Description of problem: Integration of Ceph with existing enterprise monitoring tools would require to at least generate a SNMP trap to a SNMP trap destination server (or ideally a list of multiple). Version-Release number of selected component (if applicable): How reproducible: Steps to Reproduce: 1. 2. 3. Actual results: Integration of Ceph with existing enterprise monitoring systems is not possible due to missing SNMP trap generation upon status changes. Expected results: At least, upon change of health of a cluster from healthy to something else should generate a SNMP trap, sent to a list of configured SNMP trap destination servers. Additional info: Alternative implementation would be on a ceph-mon/mgr level, however this would require individual configuration for every Ceph cluster. Using dashboard as central point of monitoring could perhaps provide either one config for all (changes for all clusters reported to same destinations, initial solution) or a more sophisticated setup to be able to separate SNMP trap destinations for different clusters to allow deviation of traps depending on assignment within organisations.
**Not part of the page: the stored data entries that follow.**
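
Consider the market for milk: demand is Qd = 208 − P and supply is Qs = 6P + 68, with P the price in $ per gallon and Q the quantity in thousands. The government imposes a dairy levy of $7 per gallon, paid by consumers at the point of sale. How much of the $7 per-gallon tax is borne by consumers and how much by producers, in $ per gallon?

Consumers bear $6 per gallon; producers bear $1 per gallon.

Before the tax: set 208 − P = 6P + 68 → P* = $20, Q* = 188.
With the tax collected from consumers, demand (in seller-price terms) shifts: Qd = 208 − (P + 7).
Solving gives Q = 182 with consumers paying $26 and producers receiving $19 (the $7 wedge).
Burden on consumers: $6; on producers: $1. (They sum to $7.)
The less price-elastic side of the market bears the larger share of a per-unit tax.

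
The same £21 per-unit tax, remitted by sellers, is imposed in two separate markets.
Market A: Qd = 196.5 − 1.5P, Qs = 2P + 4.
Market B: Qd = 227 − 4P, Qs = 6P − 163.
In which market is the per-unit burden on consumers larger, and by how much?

Market B, by £0.6.

Market A: pre-tax P* = £55, Q* = 114; post-tax Q = 96; per-unit burden on consumers = £12.
Market B: pre-tax P* = £39, Q* = 71; post-tax Q = 20.6; per-unit burden on consumers = £12.6.
Difference: £12 vs £12.6 → market B is larger by £0.6.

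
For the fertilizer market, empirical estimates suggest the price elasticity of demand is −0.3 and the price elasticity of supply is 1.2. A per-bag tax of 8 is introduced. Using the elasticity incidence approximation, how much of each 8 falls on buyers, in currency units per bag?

Incidence ratio: buyers' share ≈ εs / (εs + |εd|) = 1.2 / (1.2 + 0.3) = 0.8.
So buyers bear ≈ 0.8 × 8 = 6.4; sellers bear 1.6.

Buyers bear ≈ 6.4 per bag.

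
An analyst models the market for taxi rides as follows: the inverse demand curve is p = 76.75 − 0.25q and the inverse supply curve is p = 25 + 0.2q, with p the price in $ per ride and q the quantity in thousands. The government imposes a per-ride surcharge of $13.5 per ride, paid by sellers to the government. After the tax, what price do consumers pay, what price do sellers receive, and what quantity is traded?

Consumers pay $55.5; sellers receive $42; quantity = 85.

Rewrite in direct form: qd = 307 − 4p and qs = 5p − 125.
Before the tax: set 307 − 4p = 5p − 125 → p* = $48, q* = 115.
With the tax collected from sellers, supply shifts: qs = 5(p − 13.5) − 125.
Solving gives q = 85 with consumers paying $55.5 and sellers receiving $42 (the $13.5 wedge).
The less price-elastic side of the market bears the larger share of a per-unit tax.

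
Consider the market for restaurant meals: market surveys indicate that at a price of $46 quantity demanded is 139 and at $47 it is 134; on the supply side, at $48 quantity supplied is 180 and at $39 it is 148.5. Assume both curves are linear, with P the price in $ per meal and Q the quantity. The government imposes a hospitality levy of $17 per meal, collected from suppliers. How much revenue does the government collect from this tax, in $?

Tax revenue = $2108.

Demand slope: (134 − 139)/(47 − 46) = -5, so Qd = 369 − 5P.
Supply slope: (148.5 − 180)/(39 − 48) = 3.5, so Qs = 3.5P + 12.
Before the tax: set 369 − 5P = 3.5P + 12 → P* = $42, Q* = 159.
With the tax collected from suppliers, supply shifts: Qs = 3.5(P − 17) + 12.
New equilibrium: consumers pay $49, suppliers receive $32, Q = 124. (Wedge: Pb − Ps = 17.)
Revenue = t · Q = 17 · 124 = $2108.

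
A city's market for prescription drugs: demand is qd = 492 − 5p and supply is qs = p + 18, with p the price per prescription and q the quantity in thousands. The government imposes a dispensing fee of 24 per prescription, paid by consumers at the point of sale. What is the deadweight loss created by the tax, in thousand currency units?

Deadweight loss = 240 thousand.

Without the tax, 492 − 5p = p + 18 gives 6p = 474, so p* = 79 and q* = 97.
With the tax collected from consumers, demand (in seller-price terms) shifts: qd = 492 − 5(p + 24).
New equilibrium: consumers pay 83, producers receive 59, q = 77. (Wedge: pb − ps = 24.)
Quantity falls by |ΔQ| = |97 − 77| = 20.
DWL = ½ · t · |ΔQ| = ½ · 24 · 20 = 240.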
An approach explored in the past consisted of: - ceph-mgr ==> Prometheus exporter ==> Prometheus ==> Prometheus AlertManager ==> HTTP Webhook API ==> Prometheus SNMPTrapper Webhook (https://github.com/chrusty/prometheus_webhook_snmptrapper) However, that latter project shows no activity since 2 years ago. On the other hand, this other webhook integration (https://github.com/maxwo/snmp_notifier) has been recently released. Both rely on Net-SNMP stack. That said, Ceph-Dashboard is not strictly required for this. However, the current upstream approach is to expose AlertManager in Dashboard, so technically we could book a place there for UI. Pros: - No code changes required in Ceph, as long as all metrics to send as 'traps' are already exported to Prometheus. - Prometheus and Alertmanager are already building blocks. - No big caveats in reliability, as long as SNMP traps shouldn't be used (alone) if reliability is a key concern. Cons: - Complexity moved to deployment/configuration stage. - No FOSS License assessment performed yet on those projects. - Both projects seem to have marginal community adoption/response (small or no track of issues/bugfixing activity). So a big question mark in terms of code/SNMP implementation quality.
Level setting the severity of this defect to "High" with a bulk update. Pls refine it to a more closure value, as defined by the severity definition in https://bugzilla.redhat.com/page.cgi?id=fields.html#bug_severity
backport pr: https://github.com/ceph/ceph/pull/44529
*** This bug has been marked as a duplicate of bug 1259160 ***